Despite all the efforts to educate 401(k) plan participants to invest for the long run and to remain calm during market corrections, they may be getting gun shy.

The volatility of the stock market in 2018 seems to have worn out the patience of a significant number of participants as they traded more actively last year than in the past five years.

According to Alight Solutions, which tracks 401(k) plan participant investing behavior, the level of trading in the volatile fourth quarter of 2018 was exceeded only in seven other quarters since 1997. Further, December's trading was the most active for that month in the history of the index, as reported by Pensions & Investments.
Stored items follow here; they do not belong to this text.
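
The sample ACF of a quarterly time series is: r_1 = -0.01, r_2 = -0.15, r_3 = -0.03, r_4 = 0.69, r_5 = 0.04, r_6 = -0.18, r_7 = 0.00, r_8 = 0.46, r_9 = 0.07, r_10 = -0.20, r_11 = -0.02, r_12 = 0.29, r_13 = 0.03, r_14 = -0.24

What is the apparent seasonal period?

The largest autocorrelation is r_4 = 0.69, with weaker echoes at lags 8 (0.46) and 12 (0.29); the remaining lags stay at or below 0.07.
The dominant spike at lag 4 indicates a seasonal period of 4.

4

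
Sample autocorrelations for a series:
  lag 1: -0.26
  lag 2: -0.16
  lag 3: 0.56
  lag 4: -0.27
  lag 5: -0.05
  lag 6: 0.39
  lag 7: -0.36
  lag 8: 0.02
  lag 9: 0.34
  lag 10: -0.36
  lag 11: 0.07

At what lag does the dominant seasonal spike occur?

The largest autocorrelation is r_3 = 0.56, with weaker echoes at lags 6 (0.39) and 9 (0.34); the remaining lags stay at or below 0.07.
The dominant spike at lag 3 indicates a seasonal period of 3.

3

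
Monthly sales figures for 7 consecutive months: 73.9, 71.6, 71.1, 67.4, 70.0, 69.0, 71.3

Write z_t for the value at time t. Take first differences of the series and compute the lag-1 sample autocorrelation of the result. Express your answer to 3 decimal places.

-0.412

First differences Δz: -2.3, -0.5, -3.7, 2.6, -1.0, 2.3
Mean of differences = -0.4333
Numerator Σ(Δz_t−Δz̄)(Δz_{t+1}−Δz̄) = -12.8344
Denominator Σ(Δz_t−Δz̄)² = 31.1533
r_1(Δz) = -12.8344 / 31.1533 = -0.412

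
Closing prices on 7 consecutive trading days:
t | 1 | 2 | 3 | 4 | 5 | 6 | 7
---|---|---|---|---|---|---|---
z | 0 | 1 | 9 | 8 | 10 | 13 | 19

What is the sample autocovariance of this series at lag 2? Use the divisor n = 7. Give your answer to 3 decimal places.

1.948

Mean z̄ = (0 + 1 + 9 + 8 + 10 + 13 + 19)/7 = 8.5714
Σ_{t=1}^{5}(z_t−z̄)(z_{t+2}−z̄) = 13.6327
γ_2 = 13.6327 / 7 = 1.948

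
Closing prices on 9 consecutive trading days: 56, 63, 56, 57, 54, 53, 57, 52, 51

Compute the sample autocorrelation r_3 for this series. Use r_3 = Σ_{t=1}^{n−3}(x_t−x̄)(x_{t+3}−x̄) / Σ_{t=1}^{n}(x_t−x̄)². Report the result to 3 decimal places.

Mean x̄ = (56 + 63 + 56 + 57 + 54 + 53 + 57 + 52 + 51)/9 = 55.4444
Σ(x_t−x̄)(x_{t+3}−x̄) = (0.8642) + (-10.9136) + (-1.3580) + (2.4198) + (4.9753) + (10.8642) = 6.8519
Denominator Σ(x_t−x̄)² = 102.2222
r_3 = 6.8519 / 102.2222 = 0.067

0.067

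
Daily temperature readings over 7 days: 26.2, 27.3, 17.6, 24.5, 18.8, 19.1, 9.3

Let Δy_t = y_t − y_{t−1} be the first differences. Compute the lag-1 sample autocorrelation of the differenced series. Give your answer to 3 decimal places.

-0.682

First differences Δy: 1.1, -9.7, 6.9, -5.7, 0.3, -9.8
Mean of differences = -2.8167
Numerator Σ(Δy_t−Δȳ)(Δy_{t+1}−Δȳ) = -152.6103
Denominator Σ(Δy_t−Δȳ)² = 223.9283
r_1(Δy) = -152.6103 / 223.9283 = -0.682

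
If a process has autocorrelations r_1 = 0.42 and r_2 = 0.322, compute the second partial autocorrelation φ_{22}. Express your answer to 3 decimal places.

φ_{22} = (r_2 − r_1²) / (1 − r_1²)
r_1² = (0.42)² = 0.1764
Numerator = 0.322 − 0.1764 = 0.1456; denominator = 1 − 0.1764 = 0.8236
φ_{22} = 0.1456 / 0.8236 = 0.177

0.177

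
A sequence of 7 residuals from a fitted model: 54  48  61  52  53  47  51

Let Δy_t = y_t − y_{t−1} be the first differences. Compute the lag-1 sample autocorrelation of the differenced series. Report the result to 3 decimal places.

First differences Δy: -6, 13, -9, 1, -6, 4
Mean of differences = -0.5000
Numerator Σ(Δy_t−Δȳ)(Δy_{t+1}−Δȳ) = -234.7500
Denominator Σ(Δy_t−Δȳ)² = 337.5000
r_1(Δy) = -234.7500 / 337.5000 = -0.696

-0.696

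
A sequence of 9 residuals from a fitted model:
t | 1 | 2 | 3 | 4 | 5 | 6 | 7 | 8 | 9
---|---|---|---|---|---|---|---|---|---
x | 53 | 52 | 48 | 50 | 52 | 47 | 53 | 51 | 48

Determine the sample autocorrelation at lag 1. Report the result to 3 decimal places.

Mean x̄ = (53 + 52 + 48 + 50 + 52 + 47 + 53 + 51 + 48)/9 = 50.4444
Numerator Σ_{t=1}^{8}(x_t−x̄)(x_{t+1}−x̄) = -13.5309
Denominator Σ(x_t−x̄)² = 42.2222
r_1 = -13.5309 / 42.2222 = -0.320

-0.320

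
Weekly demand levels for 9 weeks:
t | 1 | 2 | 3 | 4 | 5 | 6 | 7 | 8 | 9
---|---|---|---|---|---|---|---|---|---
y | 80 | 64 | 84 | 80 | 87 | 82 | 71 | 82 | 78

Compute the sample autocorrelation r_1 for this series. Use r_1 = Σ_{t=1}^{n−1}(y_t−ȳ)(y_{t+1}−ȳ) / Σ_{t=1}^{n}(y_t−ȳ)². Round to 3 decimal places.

Mean ȳ = (80 + 64 + 84 + 80 + 87 + 82 + 71 + 82 + 78)/9 = 78.6667
Numerator Σ_{t=1}^{8}(y_t−ȳ)(y_{t+1}−ȳ) = -105.1111
Denominator Σ(y_t−ȳ)² = 398.0000
r_1 = -105.1111 / 398.0000 = -0.264

-0.264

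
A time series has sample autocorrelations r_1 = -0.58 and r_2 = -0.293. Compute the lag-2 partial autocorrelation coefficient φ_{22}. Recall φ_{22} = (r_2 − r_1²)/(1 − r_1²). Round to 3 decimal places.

φ_{22} = (r_2 − r_1²) / (1 − r_1²)
r_1² = (-0.58)² = 0.3364
Numerator = -0.293 − 0.3364 = -0.6294; denominator = 1 − 0.3364 = 0.6636
φ_{22} = -0.6294 / 0.6636 = -0.948

-0.948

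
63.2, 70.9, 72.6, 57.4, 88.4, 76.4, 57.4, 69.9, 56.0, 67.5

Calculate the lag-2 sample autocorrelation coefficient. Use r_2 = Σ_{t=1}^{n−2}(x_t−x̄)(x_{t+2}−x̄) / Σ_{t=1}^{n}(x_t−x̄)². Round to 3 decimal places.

-0.133

Mean x̄ = (63.2 + 70.9 + 72.6 + 57.4 + 88.4 + 76.4 + 57.4 + 69.9 + 56.0 + 67.5)/10 = 67.9700
Numerator Σ_{t=1}^{8}(x_t−x̄)(x_{t+2}−x̄) = -121.6288
Denominator Σ(x_t−x̄)² = 911.9010
r_2 = -121.6288 / 911.9010 = -0.133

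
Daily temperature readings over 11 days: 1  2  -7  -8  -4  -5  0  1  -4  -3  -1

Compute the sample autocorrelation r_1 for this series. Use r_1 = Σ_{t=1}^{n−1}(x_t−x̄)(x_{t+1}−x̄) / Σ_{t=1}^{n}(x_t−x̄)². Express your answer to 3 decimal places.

0.255

Mean x̄ = (1 + 2 − 7 − 8 − 4 − 5 + 0 + 1 − 4 − 3 − 1)/11 = -2.5455
Numerator Σ_{t=1}^{10}(x_t−x̄)(x_{t+1}−x̄) = 29.2479
Denominator Σ(x_t−x̄)² = 114.7273
r_1 = 29.2479 / 114.7273 = 0.255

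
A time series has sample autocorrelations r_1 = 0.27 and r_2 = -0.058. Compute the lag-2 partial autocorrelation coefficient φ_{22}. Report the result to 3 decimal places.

φ_{22} = (r_2 − r_1²) / (1 − r_1²)
r_1² = (0.27)² = 0.0729
Numerator = -0.058 − 0.0729 = -0.1309; denominator = 1 − 0.0729 = 0.9271
φ_{22} = -0.1309 / 0.9271 = -0.141

-0.141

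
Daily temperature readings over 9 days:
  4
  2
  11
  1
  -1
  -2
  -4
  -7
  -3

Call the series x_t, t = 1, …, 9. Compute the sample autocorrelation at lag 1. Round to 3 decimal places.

Mean x̄ = (4 + 2 + 11 + 1 − 1 − 2 − 4 − 7 − 3)/9 = 0.1111
Numerator Σ_{t=1}^{8}(x_t−x̄)(x_{t+1}−x̄) = 98.9877
Denominator Σ(x_t−x̄)² = 220.8889
r_1 = 98.9877 / 220.8889 = 0.448

0.448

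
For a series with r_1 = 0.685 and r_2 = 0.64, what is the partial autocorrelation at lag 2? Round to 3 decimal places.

0.322

φ_{22} = (r_2 − r_1²) / (1 − r_1²)
r_1² = (0.685)² = 0.469225
Numerator = 0.64 − 0.4692 = 0.1708; denominator = 1 − 0.4692 = 0.5308
φ_{22} = 0.1708 / 0.5308 = 0.322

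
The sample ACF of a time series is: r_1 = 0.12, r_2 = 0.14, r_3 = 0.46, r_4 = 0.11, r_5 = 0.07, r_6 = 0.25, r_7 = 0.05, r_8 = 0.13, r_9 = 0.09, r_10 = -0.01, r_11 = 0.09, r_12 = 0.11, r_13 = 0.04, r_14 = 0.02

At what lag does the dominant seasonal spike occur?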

The Alight analysis of trading patterns showed assets flowed out of target-date funds, large-cap equity funds and midcap equity funds. Assets flowed into stable value funds, money market funds and bond funds.

Clearly, the participants were weary of the stock market volatility and were looking for stability. Probably many remembered that the 2008-09 bear market cut their 401(k) balances almost in half and did not wish to experience that again. It is time for plan sponsors to reinforce the messages that investing in stocks offers the best long-term returns, that earning those returns requires accepting the volatility that goes along with stock investing, and that market timing — getting out of stocks at the right time and getting back into them at the right time — is very difficult to accomplish.

Most investors get out too late, suffering losses before they do, and then get back in too late, missing potential gains.